Nikki’s desk phone rang and she lunged for it. “Detective Heat.” She kept nodding as if the caller could see her, and said, “Excellent. Great. Excellent. Thanks much.” When she hung up, she turned to her team. “Wiretap’s up. We’re going to the dance.” For once things were moving at Heat speed.

Nikki and Rook sat wedged into a corner of the tiny room, knee-to-knee on metal folding chairs behind the police technician who was recording the calls. The AC vent whistled, so Heat had had the air turned off to let her hear without that distraction, and it was suffocating in there.

A blue LED meter spiked on the console. “Picking up,” said the technician.

Heat put on her headphones. The ring purred on the line. Her breathing became shallow the way it had on the raid in Long Island City, only this time she couldn’t calm herself. Her heart thunked at a disco cadence until Nikki heard the click of the answer and one of the beats skipped.

“Hello?”

“I’m using your direct line because I don’t want the receptionist knowing I’m calling you,” said Kimberly Starr.

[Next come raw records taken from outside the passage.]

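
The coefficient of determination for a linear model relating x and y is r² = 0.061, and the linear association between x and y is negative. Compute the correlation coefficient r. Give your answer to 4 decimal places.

-0.2470

|r| = √0.061 = 0.2470
The association is negative, so r = −0.2470.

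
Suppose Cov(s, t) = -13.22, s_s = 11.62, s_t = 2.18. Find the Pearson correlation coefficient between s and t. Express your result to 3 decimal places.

r = Cov(s,t) / (s_s · s_t) = -13.22 / (11.62 × 2.18)
  = -13.22 / 25.3316 ≈ -0.522

-0.522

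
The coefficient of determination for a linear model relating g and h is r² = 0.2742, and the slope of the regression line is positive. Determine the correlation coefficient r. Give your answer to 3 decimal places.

0.524

|r| = √0.2742 = 0.524
The association is positive, so r = 0.524.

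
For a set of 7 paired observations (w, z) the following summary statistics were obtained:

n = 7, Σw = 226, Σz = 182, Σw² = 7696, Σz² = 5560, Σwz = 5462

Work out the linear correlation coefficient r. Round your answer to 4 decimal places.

-0.7199

r = (nΣwz − ΣwΣz) / √[(nΣw² − (Σw)²)(nΣz² − (Σz)²)]
Numerator: 7×5462 − 226×182 = -2898
Denominator: √[(53872 − 51076)(38920 − 33124)] = √[2796 × 5796] = 4025.6200
r = -2898 / 4025.6200 ≈ -0.7199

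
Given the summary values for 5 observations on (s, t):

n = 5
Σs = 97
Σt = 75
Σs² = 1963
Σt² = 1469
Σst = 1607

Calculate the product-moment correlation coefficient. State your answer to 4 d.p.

r = (nΣst − ΣsΣt) / √[(nΣs² − (Σs)²)(nΣt² − (Σt)²)]
Numerator: 5×1607 − 97×75 = 760
Denominator: √[(9815 − 9409)(7345 − 5625)] = √[406 × 1720] = 835.6554
r = 760 / 835.6554 ≈ 0.9095

0.9095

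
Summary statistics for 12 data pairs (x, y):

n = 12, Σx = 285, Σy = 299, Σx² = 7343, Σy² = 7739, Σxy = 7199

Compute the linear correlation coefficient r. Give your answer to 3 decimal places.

0.240

r = (nΣxy − ΣxΣy) / √[(nΣx² − (Σx)²)(nΣy² − (Σy)²)]
Numerator: 12×7199 − 285×299 = 1173
Denominator: √[(88116 − 81225)(92868 − 89401)] = √[6891 × 3467] = 4887.8520
r = 1173 / 4887.8520 ≈ 0.240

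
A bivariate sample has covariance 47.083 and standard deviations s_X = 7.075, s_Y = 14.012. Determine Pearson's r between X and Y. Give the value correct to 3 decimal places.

0.475

r = Cov(X,Y) / (s_X · s_Y) = 47.083 / (7.075 × 14.012)
  = 47.083 / 99.1349 ≈ 0.475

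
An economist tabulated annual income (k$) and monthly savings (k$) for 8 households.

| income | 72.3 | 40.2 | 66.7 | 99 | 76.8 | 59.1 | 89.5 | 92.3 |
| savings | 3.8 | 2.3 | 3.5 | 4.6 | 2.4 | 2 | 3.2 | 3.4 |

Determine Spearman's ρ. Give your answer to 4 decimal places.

Rank income: 4, 1, 3, 8, 5, 2, 6, 7
Rank savings: 7, 2, 6, 8, 3, 1, 4, 5
d = rank(income) − rank(savings): -3, -1, -3, 0, 2, 1, 2, 2; Σd² = 32
ρ = 1 − 6Σd² / [n(n²−1)] = 1 − 6×32 / (8×63) = 1 − 192/504 ≈ 0.6190

0.6190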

“OK…” Noah Paxton sounded wary of her. “I don’t understand why not.”

Nikki hand-signaled the technician to ensure he was recording. He nodded.

Kimberly continued, “You’re about to understand, Noah.”

“Is something wrong? You sound strange.”

Nikki closed her eyes into a tight squint of concentration, wanting only to hear. With headphones on, the fidelity was iPod-quality. She clocked every nuance. The air hiss of the office chair Noah was sitting in. The hard swallow that came from Kimberly.